About 13,300 people have been killed since the war started in 2014, when areas around Donetsk and Luhansk, the two main towns in Donbas, declared themselves “people’s republics”.


Another 20,000 people have been wounded, and about 1.5 million people have been displaced internally in Ukraine.

Three-quarters of fatalities occurred before the Minsk accords were concluded in February 2015, the Élysée said. The accords were the result of the “Normandy format” which made France and Germany mediators between Russia and Ukraine.

President Emmanuel Macron and chancellor Angela Merkel each held one-on-one meetings with Russian president Vladimir Putin and Zelenskiy.

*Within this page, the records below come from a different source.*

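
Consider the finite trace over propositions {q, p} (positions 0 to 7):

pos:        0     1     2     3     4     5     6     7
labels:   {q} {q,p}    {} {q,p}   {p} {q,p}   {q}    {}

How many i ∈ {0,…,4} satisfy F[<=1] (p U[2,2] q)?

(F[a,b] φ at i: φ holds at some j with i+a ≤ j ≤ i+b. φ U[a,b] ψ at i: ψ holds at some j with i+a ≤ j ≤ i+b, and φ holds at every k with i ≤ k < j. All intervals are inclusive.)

3

Evaluate at each i in [0,4]:
  i=0: ✗ (none in [0,1])
  i=1: ✗ (none in [1,2])
  i=2: ✓ (witness j=3)
  i=3: ✓ (witness j=3)
  i=4: ✓ (witness j=4)
Positions where it holds: {2, 3, 4} → 3.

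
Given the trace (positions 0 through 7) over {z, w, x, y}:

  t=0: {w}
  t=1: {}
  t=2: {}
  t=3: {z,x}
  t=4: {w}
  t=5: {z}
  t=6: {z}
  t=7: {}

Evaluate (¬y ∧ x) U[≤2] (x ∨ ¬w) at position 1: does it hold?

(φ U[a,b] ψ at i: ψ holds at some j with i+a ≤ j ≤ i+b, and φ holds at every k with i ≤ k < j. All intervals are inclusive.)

Need some j in [1,3] with (x ∨ ¬w), and (¬y ∧ x) at every k in [1,j-1].
  j=1: (x ∨ ¬w) holds; no prefix to check → satisfied.

Holds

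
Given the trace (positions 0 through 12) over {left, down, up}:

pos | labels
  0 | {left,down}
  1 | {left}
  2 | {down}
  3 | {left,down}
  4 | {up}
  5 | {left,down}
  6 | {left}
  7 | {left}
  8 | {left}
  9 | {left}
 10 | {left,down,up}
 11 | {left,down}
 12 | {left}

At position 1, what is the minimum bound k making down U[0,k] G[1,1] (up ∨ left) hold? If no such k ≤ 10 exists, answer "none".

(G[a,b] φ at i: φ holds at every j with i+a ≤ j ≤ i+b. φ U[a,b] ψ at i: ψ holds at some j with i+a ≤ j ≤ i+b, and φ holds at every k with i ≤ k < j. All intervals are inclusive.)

Need earliest j ≥ 1 with G[1,1] (up ∨ left), and down at every k in [1,j-1].
  j=1: rhs fails.
  j=2: rhs holds but lhs fails at k=1.
  j=3: rhs holds but lhs fails at k=1.
  j=4: rhs holds but lhs fails at k=1.
  j=5: rhs holds but lhs fails at k=1.
  j=6: rhs holds but lhs fails at k=1.
  j=7: rhs holds but lhs fails at k=1.
  j=8: rhs holds but lhs fails at k=1.
  j=9: rhs holds but lhs fails at k=1.
  j=10: rhs holds but lhs fails at k=1.
  j=11: rhs holds but lhs fails at k=1.
No witness within the range → none.

none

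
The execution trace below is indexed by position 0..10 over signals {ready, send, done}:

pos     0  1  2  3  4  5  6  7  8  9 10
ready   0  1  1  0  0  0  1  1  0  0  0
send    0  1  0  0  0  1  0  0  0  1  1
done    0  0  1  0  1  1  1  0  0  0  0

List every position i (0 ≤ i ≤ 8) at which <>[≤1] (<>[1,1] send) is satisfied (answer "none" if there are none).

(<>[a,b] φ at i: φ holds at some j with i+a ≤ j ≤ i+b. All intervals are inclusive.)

Evaluate at each i in [0,8]:
  i=0: ✓ (witness j=0)
  i=1: ✗ (none in [1,2])
  i=2: ✗ (none in [2,3])
  i=3: ✓ (witness j=4)
  i=4: ✓ (witness j=4)
  i=5: ✗ (none in [5,6])
  i=6: ✗ (none in [6,7])
  i=7: ✓ (witness j=8)
  i=8: ✓ (witness j=8)

0, 3, 4, 7, 8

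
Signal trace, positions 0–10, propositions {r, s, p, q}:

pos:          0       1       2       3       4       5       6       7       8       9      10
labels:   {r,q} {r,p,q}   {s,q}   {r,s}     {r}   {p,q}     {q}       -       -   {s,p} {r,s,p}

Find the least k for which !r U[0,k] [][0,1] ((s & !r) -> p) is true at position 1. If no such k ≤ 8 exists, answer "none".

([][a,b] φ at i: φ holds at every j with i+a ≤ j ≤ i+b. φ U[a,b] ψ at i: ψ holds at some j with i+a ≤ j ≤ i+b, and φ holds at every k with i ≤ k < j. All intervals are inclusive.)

none

Need earliest j ≥ 1 with [][0,1] ((s & !r) -> p), and !r at every k in [1,j-1].
  j=1: rhs fails.
  j=2: rhs fails.
  j=3: rhs holds but lhs fails at k=1.
  j=4: rhs holds but lhs fails at k=1.
  j=5: rhs holds but lhs fails at k=1.
  j=6: rhs holds but lhs fails at k=1.
  j=7: rhs holds but lhs fails at k=1.
  j=8: rhs holds but lhs fails at k=1.
  j=9: rhs holds but lhs fails at k=1.
No witness within the range → none.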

Then all four leaders met, after which Putin and Zelenskiy talked alone in person for the first time. Until Monday, the two had only spoken on the telephone, concluding an agreement that led to a first exchange of prisoners on September 7th.

The four were to resume talks on a joint declaration over dinner.

Macron has gone to great lengths to establish what he calls “a new strategic dialogue” with Putin. Russia started the conflict in Donbas, then claimed to be a mere intermediary for the separatists.

Cultivated close relations

Macron has also cultivated close relations with Zelenskiy, the former television comedian who won 73 per cent of the vote in the Ukrainian presidential election last April. Macron received Zelenskiy at the Élysée before he was elected, and Zelenskiy made his first presidential trip abroad to Paris.

Putin is eager to obtain an easing of sanctions imposed by the EU when Russia annexed Crimea, which was part of Ukraine, in 2014. Though Putin is determined to maintain influence in Donbas, on the pretext that its inhabitants are ethnic Russians, he is believed to be willing to compromise there. Crimea is the Russian president’s red line.

Zelenskiy campaigned on promises to end the war and fight corruption. He is a Russian-speaker and is less antagonistic towards Moscow than his predecessor, Petro Poroshenko.

“The main problem is to create sufficient confidence between the parties so that we can advance towards the objective of the [Minsk] accords, which is to re-establish Ukrainian sovereignty,” said an adviser to Macron.

The likely result of Monday night’s summit was more confidence-building measures like those which made the meeting possible. After the prisoner exchange, Zelenskiy rebuilt a footbridge, used by thousands of people daily, across a river between Ukraine and the breakaway regions. Both sides pulled troops back from frontlines in three small zones. The rest of the frontline remains active, however, with rifle and mortar fire nightly.

Steinmeier formula

In October, Zelenskiy agreed to the terms of the Steinmeier formula, drawn up by Germany's current president Frank-Walter Steinmeier when he was foreign minister in 2015. A simplified version of the Minsk accords, the formula calls for free elections in the breakaway territories, under the supervision of the Organisation for Security and Cooperation in Europe (OSCE), special status for the territories, decommissioning of weapons, and Ukrainian control of the border with Russia.

However, Zelenskiy rejects one key provision. The Minsk aggreements said Kiev would regain control of borders only after elections. “That is the most delicate question,” Zelenskiy said before the summit. “I do not agree with this sequence of events. We will remain firm on that. It is our country, our land, our people.”

Zelenskiy's popularity was dented by his July 25th telephone conversation with Donald Trump, in which he appeared too weak to stand up to the US president. After he signed up to the Steinmeier formula, there were demonstrations against him in Kiev, led by veterans under the slogan "No surrender".

Regional elections that would create a degree of autonomy for Donbas remain a distant prospect. They might coincide with other Ukrainian regional elections in the autumn of 2020.

“But there is still a lot of ground to be covered,” warns an adviser to Macron. “You have a 500km frontline with 40,000 men on either side, armed to the teeth and who are shooting at each other . . . Even if the ceasefire has lowered the level of violence, there are children getting blown up by landmines, and between five and 15 people killed every month. There are many intermediate stages before we get to elections.”